I don’t remember if those were his exact words, but the place erupted in happy laughter, and it felt and sounded so good!  Good humor is such a gift.

Some things aren’t funny at all. I know that. But there are times when laughter can be therapeutic, when it can make “all the difference.” As we learn from Ecclesiastes 3:4, there is “a time to weep, and a time to laugh; a time to mourn, and a time to dance;”

I learned this as a nurse. There were many times to weep, but there were also times to laugh. I found that humor and laughter often have a place in the healing process. (And, in keeping with nursing terms, laughter is infectious! … contagious!).

Studies have shown (picture someone in a white lab coat saying this) that laughter has many health benefits – it actually causes physical changes in the body. Among these benefits are an increase in energy and a decrease in pain and the harmful effects of stress. And of course there are all those endorphins.

Sharing laughter with others increases happiness and closeness. It can “break the ice” and strengthen relationships.
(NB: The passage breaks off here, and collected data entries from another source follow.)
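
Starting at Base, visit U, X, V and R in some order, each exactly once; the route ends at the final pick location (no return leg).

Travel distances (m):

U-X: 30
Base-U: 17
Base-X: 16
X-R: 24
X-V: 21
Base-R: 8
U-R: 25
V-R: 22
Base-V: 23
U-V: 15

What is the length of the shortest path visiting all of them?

There are 4! = 24 possible orderings.
Base - U - X - V - R: 17+30+21+22 = 90
Base - U - X - R - V: 17+30+24+22 = 93
Base - U - V - X - R: 17+15+21+24 = 77
Base - U - V - R - X: 17+15+22+24 = 78
Base - U - R - X - V: 17+25+24+21 = 87
Base - U - R - V - X: 17+25+22+21 = 85
Base - X - U - V - R: 16+30+15+22 = 83
Base - X - U - R - V: 16+30+25+22 = 93
Base - X - V - U - R: 16+21+15+25 = 77
Base - X - V - R - U: 16+21+22+25 = 84
Base - X - R - U - V: 16+24+25+15 = 80
Base - X - R - V - U: 16+24+22+15 = 77
Base - V - U - X - R: 23+15+30+24 = 92
Base - V - U - R - X: 23+15+25+24 = 87
… (10 more)
Base - R - X - V - U: 8+24+21+15 = 68  ← best
The minimum is 68.
One shortest path: Base → R → X → V → U.

68 m — the minimum one-way total.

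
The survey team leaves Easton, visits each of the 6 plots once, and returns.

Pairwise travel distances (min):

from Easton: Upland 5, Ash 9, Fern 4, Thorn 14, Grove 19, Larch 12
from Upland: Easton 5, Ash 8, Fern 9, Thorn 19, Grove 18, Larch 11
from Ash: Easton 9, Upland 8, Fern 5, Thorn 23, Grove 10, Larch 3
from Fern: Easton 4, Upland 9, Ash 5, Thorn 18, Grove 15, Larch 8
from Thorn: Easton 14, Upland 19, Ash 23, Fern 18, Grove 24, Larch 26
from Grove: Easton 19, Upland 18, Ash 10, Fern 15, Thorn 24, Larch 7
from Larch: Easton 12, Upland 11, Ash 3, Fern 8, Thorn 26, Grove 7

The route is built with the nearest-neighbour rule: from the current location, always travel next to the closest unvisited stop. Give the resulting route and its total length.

Easton → [Fern:4 / Upland:5 / Ash:9 / Larch:12 / Thorn:14 / Grove:19] → Fern (4)
Fern → [Ash:5 / Larch:8 / Upland:9 / Grove:15 / Thorn:18] → Ash (5)
Ash → [Larch:3 / Upland:8 / Grove:10 / Thorn:23] → Larch (3)
Larch → [Grove:7 / Upland:11 / Thorn:26] → Grove (7)
Grove → [Upland:18 / Thorn:24] → Upland (18)
Upland → [Thorn:19] → Thorn (19)
Return Thorn→Easton: 14.
Total = 4 + 5 + 3 + 7 + 18 + 19 + 14 = 70.

70 min along Easton → Fern → Ash → Larch → Grove → Upland → Thorn → Easton.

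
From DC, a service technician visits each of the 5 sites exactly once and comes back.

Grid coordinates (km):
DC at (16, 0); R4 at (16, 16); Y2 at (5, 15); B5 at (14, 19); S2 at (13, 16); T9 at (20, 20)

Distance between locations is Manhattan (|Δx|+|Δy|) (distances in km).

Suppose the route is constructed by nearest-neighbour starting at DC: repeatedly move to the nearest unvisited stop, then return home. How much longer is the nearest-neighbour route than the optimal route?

From DC: R4=16, S2=19, B5=21, T9=24, Y2=26 → choose R4 (16).
From R4: S2=3, B5=5, T9=8, Y2=12 → choose S2 (3).
From S2: B5=4, Y2=9, T9=11 → choose B5 (4).
From B5: T9=7, Y2=13 → choose T9 (7).
From T9: Y2=20 → choose Y2 (20).
NN route DC → R4 → S2 → B5 → T9 → Y2 → DC costs 76.
Optimal: DC → R4 → T9 → B5 → S2 → Y2 → DC costs 70 (by enumerating all 60 distinct tours).
Excess = 76 − 70 = 6.

Excess over optimum: 6 km.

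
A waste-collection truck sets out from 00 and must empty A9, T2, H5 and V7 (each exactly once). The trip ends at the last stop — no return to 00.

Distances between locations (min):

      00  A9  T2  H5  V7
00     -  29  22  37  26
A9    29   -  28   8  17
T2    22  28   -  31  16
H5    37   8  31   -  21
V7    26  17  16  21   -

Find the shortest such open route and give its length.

63 min — the minimum one-way total.

There are 4! = 24 possible orderings.
00→A9→T2→H5→V7: 29+28+31+21 = 109
00→A9→T2→V7→H5: 29+28+16+21 = 94
00→A9→H5→T2→V7: 29+8+31+16 = 84
00→A9→H5→V7→T2: 29+8+21+16 = 74
00→A9→V7→T2→H5: 29+17+16+31 = 93
00→A9→V7→H5→T2: 29+17+21+31 = 98
00→T2→A9→H5→V7: 22+28+8+21 = 79
00→T2→A9→V7→H5: 22+28+17+21 = 88
00→T2→H5→A9→V7: 22+31+8+17 = 78
00→T2→H5→V7→A9: 22+31+21+17 = 91
00→T2→V7→A9→H5: 22+16+17+8 = 63
00→T2→V7→H5→A9: 22+16+21+8 = 67
00→H5→A9→T2→V7: 37+8+28+16 = 89
00→H5→A9→V7→T2: 37+8+17+16 = 78
… (10 more)
The minimum is 63.
One shortest path: 00 → T2 → V7 → A9 → H5.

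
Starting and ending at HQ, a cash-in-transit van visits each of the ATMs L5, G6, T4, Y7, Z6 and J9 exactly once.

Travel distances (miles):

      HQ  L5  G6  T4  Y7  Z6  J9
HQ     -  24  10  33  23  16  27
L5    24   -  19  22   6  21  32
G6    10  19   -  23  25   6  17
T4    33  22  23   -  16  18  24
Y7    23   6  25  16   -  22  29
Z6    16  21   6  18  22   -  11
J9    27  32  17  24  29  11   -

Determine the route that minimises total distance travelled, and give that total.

HQ → L5 → G6 → T4 → Y7 → Z6 → J9 → HQ: 24+19+23+16+22+11+27 = 142
HQ → L5 → G6 → T4 → Y7 → J9 → Z6 → HQ: 24+19+23+16+29+11+16 = 138
HQ → L5 → G6 → T4 → Z6 → Y7 → J9 → HQ: 24+19+23+18+22+29+27 = 162
HQ → L5 → G6 → T4 → Z6 → J9 → Y7 → HQ: 24+19+23+18+11+29+23 = 147
HQ → L5 → G6 → T4 → J9 → Y7 → Z6 → HQ: 24+19+23+24+29+22+16 = 157
HQ → L5 → G6 → T4 → J9 → Z6 → Y7 → HQ: 24+19+23+24+11+22+23 = 146
HQ → L5 → G6 → Y7 → T4 → Z6 → J9 → HQ: 24+19+25+16+18+11+27 = 140
HQ → L5 → G6 → Y7 → T4 → J9 → Z6 → HQ: 24+19+25+16+24+11+16 = 135
… (352 more)
HQ → L5 → Y7 → T4 → J9 → Z6 → G6 → HQ: 24+6+16+24+11+6+10 = 97  ← best
The minimum is 97.
One optimal route: HQ → L5 → Y7 → T4 → J9 → Z6 → G6 → HQ (or its reverse).

97 miles — the shortest possible round trip.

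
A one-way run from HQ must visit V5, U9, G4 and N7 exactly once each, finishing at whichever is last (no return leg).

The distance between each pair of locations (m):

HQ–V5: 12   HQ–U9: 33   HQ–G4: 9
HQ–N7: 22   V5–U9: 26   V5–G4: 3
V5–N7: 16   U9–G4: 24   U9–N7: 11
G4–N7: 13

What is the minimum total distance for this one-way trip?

There are 4! = 24 possible orderings.
HQ - V5 - U9 - G4 - N7: 12+26+24+13 = 75
HQ - V5 - U9 - N7 - G4: 12+26+11+13 = 62
HQ - V5 - G4 - U9 - N7: 12+3+24+11 = 50
HQ - V5 - G4 - N7 - U9: 12+3+13+11 = 39
HQ - V5 - N7 - U9 - G4: 12+16+11+24 = 63
HQ - V5 - N7 - G4 - U9: 12+16+13+24 = 65
HQ - U9 - V5 - G4 - N7: 33+26+3+13 = 75
HQ - U9 - V5 - N7 - G4: 33+26+16+13 = 88
HQ - U9 - G4 - V5 - N7: 33+24+3+16 = 76
HQ - U9 - G4 - N7 - V5: 33+24+13+16 = 86
HQ - U9 - N7 - V5 - G4: 33+11+16+3 = 63
HQ - U9 - N7 - G4 - V5: 33+11+13+3 = 60
HQ - G4 - V5 - U9 - N7: 9+3+26+11 = 49
HQ - G4 - V5 - N7 - U9: 9+3+16+11 = 39
… (10 more)
The minimum is 39.
One shortest path: HQ → V5 → G4 → N7 → U9.

Shortest open route: 39 m.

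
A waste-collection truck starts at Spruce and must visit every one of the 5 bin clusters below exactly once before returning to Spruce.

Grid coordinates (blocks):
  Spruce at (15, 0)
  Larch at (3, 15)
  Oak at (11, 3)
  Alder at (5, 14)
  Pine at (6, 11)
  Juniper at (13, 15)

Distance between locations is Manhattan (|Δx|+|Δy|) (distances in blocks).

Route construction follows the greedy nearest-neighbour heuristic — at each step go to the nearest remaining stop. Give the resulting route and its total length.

From Spruce: distances to unvisited — Oak=7, Juniper=17, Pine=20, Alder=24, Larch=27. Nearest is Oak (7).
From Oak: distances to unvisited — Pine=13, Juniper=14, Alder=17, Larch=20. Nearest is Pine (13).
From Pine: distances to unvisited — Alder=4, Larch=7, Juniper=11. Nearest is Alder (4).
From Alder: distances to unvisited — Larch=3, Juniper=9. Nearest is Larch (3).
From Larch: distances to unvisited — Juniper=10. Nearest is Juniper (10).
Return Juniper→Spruce: 17.
Total = 7 + 13 + 4 + 3 + 10 + 17 = 54.

Nearest-neighbour total = 54 blocks; route Spruce → Oak → Pine → Alder → Larch → Juniper → Spruce.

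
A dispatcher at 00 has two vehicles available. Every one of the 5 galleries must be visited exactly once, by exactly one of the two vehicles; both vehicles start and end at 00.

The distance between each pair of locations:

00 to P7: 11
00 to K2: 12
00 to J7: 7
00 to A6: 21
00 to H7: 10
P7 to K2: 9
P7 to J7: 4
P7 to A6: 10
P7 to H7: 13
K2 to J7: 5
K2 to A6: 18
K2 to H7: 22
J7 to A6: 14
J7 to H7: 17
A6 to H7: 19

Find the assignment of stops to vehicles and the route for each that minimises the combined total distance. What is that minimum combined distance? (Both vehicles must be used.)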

Laughing with others is more powerful than laughing alone.

Can you think of a time recently when you laughed “until you cried” with someone, and it felt so good?  Maybe you shared a funny cartoon or story or joke or personal experience.

In our family there are funny things which we can recall by saying just one word or phrase, and we all laugh.
“It’s either a skunk or a weasel!”
“Now I don’t know any of the details.”
“That’s my specialty.”

Right now I’m laughing by myself – computers don’t have that capacity.

I miss the fun I used to have with my parents, and the laughter we shared. Not long after my father passed away, I had to fly somewhere to give a talk. One of my younger sisters gave me a small box to take with me, asking me to be sure to bring it back to her. Inside she had put some of her favorite cartoons – a sweet way to cheer me up when it was mostly a time to weep.

One thing I love about TOFW is the chance to weep and laugh with all of the wonderful presenters, and with all of you whom I’ve met during the years. Thank you! I hope we can laugh in Heaven. If not, I’m in big trouble!

I hope today you’ll find time to laugh, and to share it with someone else.